Cannabidiol reduces seizures resistant
Published the 30.01.2018 at 22h53
Update the 31.01.2018 at 00: 55 am
According to a randomized clinical trial of phase 3 on 14 weeks, published in the Lancet, the cannabidiol therapeutic in combination with antiepileptic treatment standard reduces the frequency of seizures that result in sudden drop (due to the sudden loss of muscle tone).
At the end of the study, the seizures and falls have decreased from 43.9% for the group cannabidiol, compared to a reduction of 21.8% for those taking placebo.
Epilepsy, infantile severe
Approximately 1% to 4% of cases of childhood epilepsy are caused by the syndrome of Lennox-Gastaut syndrome, a form of epilepsy, severe persistent involving several types of seizures and cognitive disorders.
Although there is a whole host of drug treatments and non-pharmacological (such as the ketogenic diet, nerve stimulation and brain surgery), only 10% of the patients no longer have seizures.
A new option
“There is an urgent need for new therapeutic options for people suffering from a syndrome of Lennox-Gastaut syndrome, and we are pleased that our study shows that there is an additional option to reduce seizures,” said Dr. Elizabeth Thiele, Massachusetts General Hospital, in the United States.
“Our results are in favor of the use of cannabidiol therapy in combination with other antiepileptic drugs to significantly reduce the frequency of seizures in patients with Lennox-Gastaut syndrome, which is a good news for these patients who often do not respond well to the treatment “.
A randomized trial
The trial recruited 171 patients aged 2 to 55 years of age from different countries, who had had various crises over the last six months (including two seizures of drop or more per week for four weeks).

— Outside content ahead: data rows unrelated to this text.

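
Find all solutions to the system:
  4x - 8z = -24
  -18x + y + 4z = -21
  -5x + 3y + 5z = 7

x = 2, y = -1, z = 4

Row-reduce the augmented matrix:
R1 ← R1 / (4).
R2 ← R2 + 18·R1.
R3 ← R3 + 5·R1.
R3 ← R3 − 3·R2.
R3 ← R3 / (91).
R1 ← R1 + 2·R3.
R2 ← R2 + 32·R3.
Reading off the reduced rows gives x = 2, y = -1, z = 4.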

All the patients were very treatment-resistant. Before the start of the trial, the patients had not responded to an average of six anti-epileptic drugs. They were taking three anti-epileptic drugs and had 73,8 seizures per month, on average.
The patients received a daily dose of a pharmaceutical formulation of cannabidiol (86 persons) or placebo (85 people), in addition to their usual treatment, for 14 weeks.
62% (53/86) of patients of group cannabidiol have had side effects related to the treatment, compared to 34% (29/85) of mala in the placebo group. The most frequent adverse events in the group cannabidiol were diarrhea, drowsiness, fever, loss of appetite and vomiting. Serious adverse effects have been reported in 20 patients of group cannabidiol, of which the most frequent were increases in liver enzymes.
Potential drug-drug interactions
The authors note that ” the potential drug interactions between cannabidiol and a drug for epilepsy called clobazam should be explored further. They also note that different doses of cannabidiol should be explored because this study only tested one dose, and the efficacy and safety of long-term treatment must be confirmed.
The effectiveness and the long-term safety of this formulation, the drug cannabidiol, as well as its possible interactions with other epilepsy drugs, must now be confirmed.